The Geography of Power
A second pillar of Galeev's theory is the absolute necessity of extreme centralization. He posits that revolutions do not happen across a nation; they happen in the capital. "The French revolution does not happen in France. It happens in Paris," Galeev asserts. He extends this to the Russian experience, noting that the revolution occurred in St. Petersburg, not the vast empire surrounding it. The logic is stark: in a highly centralized state, the capital is the only source of political agency. If you control the capital, you control the country, because the provinces have been stripped of any independent political life.
This centralization creates a paradox.
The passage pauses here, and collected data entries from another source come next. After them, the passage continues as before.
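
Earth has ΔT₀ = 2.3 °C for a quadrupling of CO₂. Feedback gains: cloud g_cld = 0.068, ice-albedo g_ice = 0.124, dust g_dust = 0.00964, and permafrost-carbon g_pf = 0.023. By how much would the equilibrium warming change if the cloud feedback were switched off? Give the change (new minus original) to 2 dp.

-0.24 °C

Original: g = 0.22464, ΔT = 2.3/(1−0.22464) = 2.9664 °C.
Without cloud: g' = 0.15664, ΔT' = 2.3/(1−0.15664) = 2.7272 °C.
Change = 2.7272 − 2.9664 = -0.24 °C.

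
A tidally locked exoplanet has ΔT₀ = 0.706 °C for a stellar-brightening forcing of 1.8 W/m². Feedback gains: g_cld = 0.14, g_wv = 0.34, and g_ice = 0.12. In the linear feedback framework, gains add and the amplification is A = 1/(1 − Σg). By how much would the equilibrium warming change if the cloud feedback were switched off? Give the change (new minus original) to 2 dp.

Original: g = 0.6, ΔT = 0.706/(1−0.6) = 1.7650 °C.
Without cloud: g' = 0.46, ΔT' = 0.706/(1−0.46) = 1.3074 °C.
Change = 1.3074 − 1.7650 = -0.46 °C.

-0.46 °C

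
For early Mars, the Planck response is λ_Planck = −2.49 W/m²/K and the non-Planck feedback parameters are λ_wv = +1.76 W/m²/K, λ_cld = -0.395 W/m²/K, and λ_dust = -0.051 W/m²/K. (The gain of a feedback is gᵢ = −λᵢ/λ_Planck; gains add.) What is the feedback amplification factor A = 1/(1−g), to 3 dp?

Convert to gains: g_wv = 1.76/2.49 = 0.7068; g_cld = -0.395/2.49 = -0.1586; g_dust = -0.051/2.49 = -0.02048.
Total gain g = 0.52772.
A = 1/(1 − 0.52772) = 2.117.

2.117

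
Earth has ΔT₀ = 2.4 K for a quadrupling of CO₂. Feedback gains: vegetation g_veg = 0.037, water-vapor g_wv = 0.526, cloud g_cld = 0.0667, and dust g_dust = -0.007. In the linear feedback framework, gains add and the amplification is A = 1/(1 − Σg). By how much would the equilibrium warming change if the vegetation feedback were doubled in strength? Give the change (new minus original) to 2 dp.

0.69 K

Original: g = 0.6227, ΔT = 2.4/(1−0.6227) = 6.3610 K.
With doubled vegetation: g' = 0.6597, ΔT' = 2.4/(1−0.6597) = 7.0526 K.
Change = 7.0526 − 6.3610 = 0.69 K.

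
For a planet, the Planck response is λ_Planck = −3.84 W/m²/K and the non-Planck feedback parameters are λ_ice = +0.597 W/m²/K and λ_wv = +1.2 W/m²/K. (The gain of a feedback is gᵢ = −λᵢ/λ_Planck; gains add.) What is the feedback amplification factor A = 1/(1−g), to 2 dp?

Convert to gains: g_ice = 0.597/3.84 = 0.1555; g_wv = 1.2/3.84 = 0.3125.
Total gain g = 0.468.
A = 1/(1 − 0.468) = 1.88.

1.88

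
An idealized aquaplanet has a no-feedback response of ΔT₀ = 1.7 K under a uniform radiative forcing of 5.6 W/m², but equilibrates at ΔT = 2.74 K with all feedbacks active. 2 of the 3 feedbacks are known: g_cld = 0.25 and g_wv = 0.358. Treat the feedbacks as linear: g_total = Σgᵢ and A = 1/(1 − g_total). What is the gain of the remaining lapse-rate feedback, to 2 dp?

-0.23

Amplification A = ΔT/ΔT₀ = 2.74/1.7 = 1.612.
Total gain g = 1 − 1/A = 1 − 1/1.612 = 0.3797.
Known gains sum to 0.25 + 0.358 = 0.608.
g_lr = 0.3797 − 0.608 = -0.23.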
The very structure that allows a small group in the capital to rule the entire nation also makes that group uniquely vulnerable. "Long story short, revolution can only happen in a country where all the political life had been thoroughly extirpated, except for the national capital," Galeev explains. This means that once the center fractures, the entire system collapses with it, as the periphery has no mechanism to resist or offer an alternative. This is a sharp insight into why some highly centralized states collapse with terrifying speed while decentralized ones grind on through civil war.
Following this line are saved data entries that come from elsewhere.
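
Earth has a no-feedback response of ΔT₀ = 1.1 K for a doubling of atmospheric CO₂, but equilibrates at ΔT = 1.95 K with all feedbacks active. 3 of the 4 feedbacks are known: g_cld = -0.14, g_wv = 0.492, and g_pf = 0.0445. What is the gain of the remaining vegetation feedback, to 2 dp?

Amplification A = ΔT/ΔT₀ = 1.95/1.1 = 1.773.
Total gain g = 1 − 1/A = 1 − 1/1.773 = 0.436.
Known gains sum to -0.14 + 0.492 + 0.0445 = 0.3965.
g_veg = 0.436 − 0.3965 = 0.04.

0.04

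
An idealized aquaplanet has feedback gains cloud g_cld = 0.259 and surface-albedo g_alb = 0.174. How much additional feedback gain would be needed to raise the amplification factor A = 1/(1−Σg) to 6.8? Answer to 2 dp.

Current total gain = 0.433.
Target gain for A = 6.8: g* = 1 − 1/6.8 = 0.8529.
Additional gain needed = 0.8529 − 0.433 = 0.42.

0.42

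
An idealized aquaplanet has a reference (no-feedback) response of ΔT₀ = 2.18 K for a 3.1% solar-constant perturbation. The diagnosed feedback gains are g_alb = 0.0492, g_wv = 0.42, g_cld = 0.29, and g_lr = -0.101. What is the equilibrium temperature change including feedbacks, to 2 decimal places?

Total gain g = 0.0492 + 0.42 + 0.29 − 0.101 = 0.6582.
Amplification A = 1/(1 − 0.6582) = 2.926.
ΔT = 2.18 × 2.926 = 6.38 K.

6.38 K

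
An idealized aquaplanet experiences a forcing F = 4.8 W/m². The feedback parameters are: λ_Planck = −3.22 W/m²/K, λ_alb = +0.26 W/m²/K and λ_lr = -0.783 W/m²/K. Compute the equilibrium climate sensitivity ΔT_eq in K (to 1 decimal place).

Net feedback parameter λ = (−3.22) + (+0.26) + (-0.783) = -3.743 W/m²/K.
ΔT = −F/λ = −4.8/(-3.743) = 1.3 K.

1.3 K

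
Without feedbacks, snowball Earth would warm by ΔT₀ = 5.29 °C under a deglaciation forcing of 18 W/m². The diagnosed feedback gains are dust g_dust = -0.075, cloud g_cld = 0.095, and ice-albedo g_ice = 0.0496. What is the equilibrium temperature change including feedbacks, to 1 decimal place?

Total gain g = -0.075 + 0.095 + 0.0496 = 0.0696.
Amplification A = 1/(1 − 0.0696) = 1.075.
ΔT = 5.29 × 1.075 = 5.7 °C.

5.7 °C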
The Entrepreneurship of Chaos
Perhaps the most provocative element of Galeev's analysis is his application of economic theory to political violence. He rejects the idea that power is seized by force against the wishes of the elite. Instead, he argues that outsiders are invited in. "Contrary to the popular delusion, taking the power 'by force'... is not a very common nor a very realistic scenario," he writes. The real engine of revolution is "political entrepreneurship," a concept he borrows from Joseph Schumpeter. Just as a business innovator introduces new factors of production to gain an edge, political elites introduce new social forces to defeat their rivals within the ruling circle.
Galeev uses a vivid analogy: an American businessman outsourcing production to Asia to beat competitors, only to find the contractors eventually taking over the business entirely. "You got completely sidelined, and thrown out of business, and that would have never ever happened unless you invited your future undertakers yourself," he observes. This dynamic explains the radicalization of revolutions. The elites, desperate to win an internal squabble, invite in outsiders who have no stake in the existing order. As the conflict escalates, these new entrants outbid the original elites, eventually taking over the entire political theater. The result is a government composed of people with "nothing to lose, and everything to gain," leading to the extreme policies associated with revolutionary fervor.
Critics might suggest that this model ignores the genuine grievances of the masses, reducing them to mere pawns in an elite game. While the masses certainly have their own motivations, Galeev's point stands that without the invitation and facilitation of the elite, these forces often lack the organization to seize the capital in a centralized state.
The radicalizing dynamics of a revolution are not driven by the people's anger, but by the elites' desperation to win a fight they started, only to realize they have invited in a force they cannot control.
Bottom Line
Galeev's "Mechanics of Revolution" offers a sophisticated, structural explanation for political collapse that moves beyond the simplistic narrative of "good guys vs. bad guys." Its greatest strength is the identification of "political entrepreneurship" as the catalyst that turns a palace coup into a total societal transformation. However, the theory's biggest vulnerability lies in its potential to downplay the agency of the lower classes, treating them almost entirely as tools of elite maneuvering rather than active historical agents. For the busy reader, the takeaway is clear: when you see a ruling elite frantically reaching outside their circle for support, do not mistake it for a movement of the people; it is likely the first step in their own obsolescence.